MATT WELLS: It is. Very slim. Yeah, every Saturday in this league it’s extremely slim. Kansas had every opportunity to beat Texas, every bit. Saturday, this Saturday, last few Saturdays, it is a very slim margin right now. You look at the teams that are in the top four of the standings, Baylor, Iowa State, Texas and OU and those are the four teams that have kind of won and then you’ve got everybody else just kind of grouped up. And we control our own destiny just like all the other teams do that’s kind of clumped up in that spot here over the last, what, six weeks, with the bye week, five games for us. Some teams may have one more because they’ve already had their byes, but yeah, very slim margin for error.
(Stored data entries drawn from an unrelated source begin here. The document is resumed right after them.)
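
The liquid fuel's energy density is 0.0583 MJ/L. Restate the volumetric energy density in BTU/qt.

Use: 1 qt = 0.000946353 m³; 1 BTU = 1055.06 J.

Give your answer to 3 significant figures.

52.3 BTU/qt

0.0583 MJ/L × 1000000 J/MJ ÷ 0.001 m³/L = 5.83×10⁷ J/m³
5.83×10⁷ J/m³ ÷ 1055.06 J/BTU × 0.000946353 m³/qt = 52.2931 BTU/qt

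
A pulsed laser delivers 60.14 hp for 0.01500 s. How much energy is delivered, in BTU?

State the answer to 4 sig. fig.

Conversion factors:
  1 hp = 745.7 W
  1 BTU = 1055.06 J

0.6376 BTU

60.14 hp × 745.7 = 44846.4 W
E = P × t = 44846.4 W × 0.015 s = 672.696 J
672.696 J ÷ (1055.06 J/BTU) = 0.63759 BTU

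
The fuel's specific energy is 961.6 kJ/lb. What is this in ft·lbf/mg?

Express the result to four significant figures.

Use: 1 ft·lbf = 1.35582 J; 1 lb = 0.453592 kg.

961.6 kJ/lb × 1000 J/kJ ÷ 0.453592 kg/lb = 2.11997×10⁶ J/kg
2.11997×10⁶ J/kg ÷ 1.35582 J/ft·lbf × 10⁻⁶ kg/mg = 1.56361 ft·lbf/mg

1.564 ft·lbf/mg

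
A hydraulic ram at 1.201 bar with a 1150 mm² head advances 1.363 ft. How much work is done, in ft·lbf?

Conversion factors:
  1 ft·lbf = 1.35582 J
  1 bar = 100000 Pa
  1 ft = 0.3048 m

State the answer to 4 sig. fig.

1.201 bar → 120100 Pa
1150 mm² → 0.00115 m²
F = P × A = 120100 × 0.00115 = 138.115 N
1.363 ft → 0.415442 m
W = F × d = 138.115 × 0.415442 = 57.3788 J
In ft·lbf: 57.3788 / 1.35582 = 42.3204 ft·lbf

42.32 ft·lbf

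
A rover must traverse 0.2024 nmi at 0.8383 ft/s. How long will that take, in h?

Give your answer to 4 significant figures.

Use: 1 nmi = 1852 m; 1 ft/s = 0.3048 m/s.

0.4075 h

0.2024 nmi × 1852 = 374.845 m
0.8383 ft/s × 0.3048 = 0.255514 m/s
t = d / v = 374.845 m / 0.255514 m/s = 1467.02 s
1467.02 s ÷ (3600 s/h) = 0.407506 h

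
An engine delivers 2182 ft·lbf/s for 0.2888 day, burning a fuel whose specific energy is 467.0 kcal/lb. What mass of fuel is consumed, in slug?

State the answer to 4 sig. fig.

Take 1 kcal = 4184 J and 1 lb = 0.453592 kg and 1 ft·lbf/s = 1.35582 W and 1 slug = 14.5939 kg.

2182 ft·lbf/s → 2958.4 W
0.2888 day → 24952.3 s
E = P × t = 2958.4 × 24952.3 = 7.38189×10⁷ J
467.0 kcal/lb → 4.30768×10⁶ J/kg
m = E / e_s = 7.38189×10⁷ / 4.30768×10⁶ = 17.1366 kg
In slug: 17.1366 / 14.5939 = 1.17423 slug

1.174 slug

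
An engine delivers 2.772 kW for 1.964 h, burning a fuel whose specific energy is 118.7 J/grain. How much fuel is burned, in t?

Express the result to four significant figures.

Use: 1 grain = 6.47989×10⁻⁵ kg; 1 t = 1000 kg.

2.772 kW → 2772 W
1.964 h → 7070.4 s
E = P × t = 2772 × 7070.4 = 1.95991×10⁷ J
118.7 J/grain → 1.83182×10⁶ J/kg
m = E / e_s = 1.95991×10⁷ / 1.83182×10⁶ = 10.6992 kg
In t: 10.6992 / 1000 = 0.0106992 t

0.01070 t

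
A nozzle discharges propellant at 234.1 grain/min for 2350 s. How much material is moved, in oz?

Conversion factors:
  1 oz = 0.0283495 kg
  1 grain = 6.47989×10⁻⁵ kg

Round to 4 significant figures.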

Notebook. LubbockOnline’s Don Williams has a notebook with some speculation about the quarterback position, with Wells stating that Alan Bowman not being ready for “a long time from now,” and I think that Bowman’s arm was still in a sling on Saturday, so yes, I think that we’re a ways away from thinking about that situation.

Also on the injury front, Adrian Frye is questionable to probable for this week against Kansas.
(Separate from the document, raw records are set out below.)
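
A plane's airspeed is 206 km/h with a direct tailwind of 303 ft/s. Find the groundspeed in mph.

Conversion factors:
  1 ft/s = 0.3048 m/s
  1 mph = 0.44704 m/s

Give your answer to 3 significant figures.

335 mph

206 km/h × (1/3.6) → 57.2222 m/s
303 ft/s × 0.3048 → 92.3544 m/s
Combined: 57.2222 + 92.3544 = 149.577 m/s
In mph: 149.577 / 0.44704 = 334.594 mph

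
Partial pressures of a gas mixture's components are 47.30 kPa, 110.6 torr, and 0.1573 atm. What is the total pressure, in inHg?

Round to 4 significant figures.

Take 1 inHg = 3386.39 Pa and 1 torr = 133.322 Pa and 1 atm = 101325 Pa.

23.03 inHg

47.30 kPa × 1000 → 47300 Pa
110.6 torr × 133.322 → 14745.4 Pa
0.1573 atm × 101325 → 15938.4 Pa
Combined: 47300 + 14745.4 + 15938.4 = 77983.8 Pa
In inHg: 77983.8 / 3386.39 = 23.0286 inHg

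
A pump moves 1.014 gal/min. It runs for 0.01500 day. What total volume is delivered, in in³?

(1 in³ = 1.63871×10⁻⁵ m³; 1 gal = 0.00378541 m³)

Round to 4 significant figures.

5059 in³

1.014 gal/min → 6.39734×10⁻⁵ m³/s
0.01500 day → 1296 s
V = Q × t = 6.39734×10⁻⁵ × 1296 = 0.0829095 m³
In in³: 0.0829095 / 1.63871×10⁻⁵ = 5059.44 in³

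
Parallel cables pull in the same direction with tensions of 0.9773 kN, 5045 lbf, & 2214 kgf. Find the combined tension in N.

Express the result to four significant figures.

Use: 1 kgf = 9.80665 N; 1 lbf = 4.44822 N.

0.9773 kN × 1000 = 977.3 N
5045 lbf × 4.44822 = 22441.3 N
2214 kgf × 9.80665 = 21711.9 N
Total: 977.3 + 22441.3 + 21711.9 = 45130.5 N

4.513×10⁴ N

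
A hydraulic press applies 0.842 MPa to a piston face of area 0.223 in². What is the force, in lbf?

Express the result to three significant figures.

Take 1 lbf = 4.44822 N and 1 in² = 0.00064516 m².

27.2 lbf

0.842 MPa × 1000000 → 842000 Pa
0.223 in² × 0.00064516 → 1.43871×10⁻⁴ m²
F = P × A = 842000 Pa × 1.43871×10⁻⁴ m² = 121.139 N
121.139 N ÷ (4.44822 N/lbf) = 27.2331 lbf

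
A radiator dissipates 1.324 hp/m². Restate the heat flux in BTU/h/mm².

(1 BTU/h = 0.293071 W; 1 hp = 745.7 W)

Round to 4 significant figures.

0.003369 BTU/h/mm²

1.324 hp/m² × 745.7 W/hp = 987.307 W/m²
987.307 W/m² ÷ 0.293071 W/BTU/h × 10⁻⁶ m²/mm² = 0.00336883 BTU/h/mm²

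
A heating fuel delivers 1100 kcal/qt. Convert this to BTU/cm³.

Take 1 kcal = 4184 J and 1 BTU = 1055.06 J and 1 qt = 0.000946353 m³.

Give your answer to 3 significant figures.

1100 kcal/qt × 4184 J/kcal ÷ 0.000946353 m³/qt = 4.8633×10⁹ J/m³
4.8633×10⁹ J/m³ ÷ 1055.06 J/BTU × 10⁻⁶ m³/cm³ = 4.6095 BTU/cm³

4.61 BTU/cm³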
Patterson Recap. RedRaiderSports’ Billy Watson recaps defensive coordinator Keith Patterson’s media scrum, the full recap is at the link, but here’s a bit on Patterson discussing Kansas:

“Just completely different,” Patterson said. “It’s like they maybe, identity-wise, they were wanting to be a physical, Les Miles-pound-the-rock type team with some spread principles mixed in. Now they just whole-cell run spread. They look like every other Big 12 team in the league now. They got a quarterback with great experience, he’s a senior (Stanley). You got talented wide receivers, you got a transfer from Alabama, transfer from NIU, got a nice slot, inside receiver. They’re extremely talented. It’s like every week in the Big 12, it’s just another challenge. Our focus is not only on Kansas, but it’s also on us trying to correct all those things discussed up to this point and continue to grow as a defense.”